CFOs Are Deferring 25% of AI Investments to 2027 Pending ROI Proof. Engineering Leaders: How Are You Responding?
I just got out of our quarterly business review, and let me tell you—the conversation about AI investments has completely shifted. Our CFO, who was enthusiastically green-lighting AI experiments six months ago, just asked me to “prove the ROI or justify why we’re still spending.”
Turns out we’re not alone. Forrester predicts that enterprises will defer 25% of their planned AI spend into 2027 as financial rigor slows production deployments and wipes out proofs of concept. And when you look at the data, it’s hard to blame finance teams for pumping the brakes:
- Only 14% of CFOs report seeing clear, measurable impact from their AI investments so far
- Only 25% of AI initiatives have delivered expected ROI over the last few years
- Yet 78% of enterprises use AI in at least one business function, but only 23% actively measure their return on investment
That last stat really hit me. We’re all in on AI, but we’re flying blind on whether it’s actually working.
The Measurement Challenge
Here’s what I’m wrestling with: What should we actually measure?

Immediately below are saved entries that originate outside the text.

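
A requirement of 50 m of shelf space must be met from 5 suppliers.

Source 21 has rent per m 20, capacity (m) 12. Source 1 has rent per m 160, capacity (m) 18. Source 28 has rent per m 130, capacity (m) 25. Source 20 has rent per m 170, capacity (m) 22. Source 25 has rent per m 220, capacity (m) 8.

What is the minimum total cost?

5570

Fill from the cheapest supplier first.
Source 21 at 20: take all 12 m ; 38 still needed.
Take 25 from Source 28 at 130 ; need 13 more.
Source 1 at 160: take 13 of its 18 ; requirement met.
Source 20, Source 25: unused.
Cost = 12×20 + 25×130 + 13×160 = 5570.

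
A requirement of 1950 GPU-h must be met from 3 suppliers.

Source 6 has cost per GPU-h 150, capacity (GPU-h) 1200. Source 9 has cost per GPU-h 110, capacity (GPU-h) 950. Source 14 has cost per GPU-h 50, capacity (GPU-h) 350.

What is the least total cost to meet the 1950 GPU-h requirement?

Cheapest first:
Take 350 from Source 14 at 50 ; need 1600 more.
Take 950 from Source 9 at 110 ; need 650 more.
Source 6 (150): take the remaining 650 ; done.
Cost = 350×50 + 950×110 + 650×150 = 219500.

219500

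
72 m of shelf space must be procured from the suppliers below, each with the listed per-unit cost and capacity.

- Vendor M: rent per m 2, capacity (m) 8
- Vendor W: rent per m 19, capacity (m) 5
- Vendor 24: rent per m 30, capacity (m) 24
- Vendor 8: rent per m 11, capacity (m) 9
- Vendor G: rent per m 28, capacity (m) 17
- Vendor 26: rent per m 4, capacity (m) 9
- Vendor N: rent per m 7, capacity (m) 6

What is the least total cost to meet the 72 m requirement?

Fill from the cheapest supplier first.
Take 8 from Vendor M at 2 — need 64 more.
Vendor 26 at 4: take all 9 m — 55 still needed.
Take 6 from Vendor N at 7 — need 49 more.
Vendor 8 at 11: take all 9 m — 40 still needed.
Take 5 from Vendor W at 19 — need 35 more.
Vendor G (28): use full 17 — 18 m to go.
Vendor 24 (30): take the remaining 18 — done.
Cost = 8×2 + 9×4 + 6×7 + 9×11 + 5×19 + 17×28 + 18×30 = 1304.

1304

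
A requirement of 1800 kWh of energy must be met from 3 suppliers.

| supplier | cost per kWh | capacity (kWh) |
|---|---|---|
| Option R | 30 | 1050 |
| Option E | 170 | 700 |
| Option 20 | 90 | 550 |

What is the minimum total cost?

115000

Cheapest first:
Take 1050 from Option R at 30 ; need 750 more.
Take 550 from Option 20 at 90 ; need 200 more.
Option E (170): take the remaining 200 ; done.
Cost = 1050×30 + 550×90 + 200×170 = 115000.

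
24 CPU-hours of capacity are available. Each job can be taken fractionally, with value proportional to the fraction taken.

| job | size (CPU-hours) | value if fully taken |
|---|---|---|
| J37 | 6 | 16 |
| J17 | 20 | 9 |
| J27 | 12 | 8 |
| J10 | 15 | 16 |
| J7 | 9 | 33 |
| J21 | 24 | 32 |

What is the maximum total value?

Rank by value-to-size ratio: J7 33/9≈3.67, J37 16/6≈2.67, J21 32/24≈1.33, J10 16/15≈1.07, J27 8/12≈0.667, J17 9/20≈0.45.
J7: take in full, 9 CPU-hours for value 33 — 15 left.
All 6 CPU-hours of J37 fit (value 16) — 9 remain.
Fill the last 9 CPU-hours with part of J21: 9/24 of it earns 12.
Total value = 61.

61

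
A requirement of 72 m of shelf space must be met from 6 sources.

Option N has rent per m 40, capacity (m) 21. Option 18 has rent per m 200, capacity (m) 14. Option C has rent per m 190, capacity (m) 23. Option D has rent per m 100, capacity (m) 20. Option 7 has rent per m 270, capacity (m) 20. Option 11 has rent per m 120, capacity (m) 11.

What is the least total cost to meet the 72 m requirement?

7960

Fill from the cheapest source first.
Option N at 40: take all 21 m ; 51 still needed.
Option D (100): use full 20 ; 31 m to go.
Option 11 (120): use full 11 ; 20 m to go.
Option C (190): take the remaining 20 ; done.
Option 18, Option 7: unused.
Cost = 21×40 + 20×100 + 11×120 + 20×190 = 7960.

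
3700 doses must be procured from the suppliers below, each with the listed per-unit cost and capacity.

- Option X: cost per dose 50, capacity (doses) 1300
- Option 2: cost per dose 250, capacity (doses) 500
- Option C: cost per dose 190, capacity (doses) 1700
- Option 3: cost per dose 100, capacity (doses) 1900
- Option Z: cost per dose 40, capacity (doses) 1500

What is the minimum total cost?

215000

Fill from the cheapest supplier first.
Option Z (40): use full 1500 → 2200 doses to go.
Option X (50): use full 1300 → 900 doses to go.
Option 3 at 100: take 900 of its 1900 → requirement met.
Option C, Option 2: unused.
Cost = 1500×40 + 1300×50 + 900×100 = 215000.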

The frameworks I’m seeing break down into a few categories:
Financial Metrics (what CFOs want):
- Total Cost of Ownership (TCO): infrastructure, data engineering, talent, model upkeep
- Labor cost reductions: hours saved from automation, productivity gains
- Operational efficiency: reduced resource consumption from streamlined workflows
Engineering & Performance Metrics (what we can track):
- Risk-adjusted ROI: hallucination rates, guardrail interventions, model drift
- Architectural impact: preventing tech debt, reducing integration complexity
- Compliance and security: automated verification, vulnerability prevention
Strategic Benefits (hardest to quantify):
- Faster workflows and time-to-market improvements
- Better accuracy and quality improvements
- Enhanced customer experience
- Competitive advantage
The problem? My CFO cares most about the first category, but I think the real value is in the second and third.
The Platform Engineering Angle
One thing that’s helping our conversation: We’re starting to treat AI costs like infrastructure costs. Platform engineering is converging with AI, and we’re implementing:
- AI-specific budgets for token consumption and inference costs
- Financial guardrails baked into the development lifecycle
- FinOps for AI - tracking spend at the team and project level
This is giving us a common language with finance. When I can show our CFO that Team A spent $12K on Claude API calls last month but shipped features 40% faster, that’s a conversation we can both understand.
The 61% Problem
According to recent data, 61% of CEOs are under increasing pressure to show returns on AI investments compared to a year ago. That pressure rolls downhill to us—the engineering and product leaders who have to translate “AI is making us better” into numbers that justify continued investment.
And honestly? I don’t think we’ve figured this out yet as an industry.
So I’m Asking the Community
What metrics are you using to justify AI spend?
How do you measure the value of AI initiatives that improve architecture, reduce tech debt, or enhance developer productivity?
Have you successfully made the business case to your finance team? What worked?
Because right now, I’m seeing a lot of AI investments that are genuinely valuable getting killed because we can’t translate the value into language that resonates with CFOs. And deferring 25% of AI spend into 2027 means we’re about to lose a year of momentum.
Would love to hear how you’re navigating this. What’s actually working for you?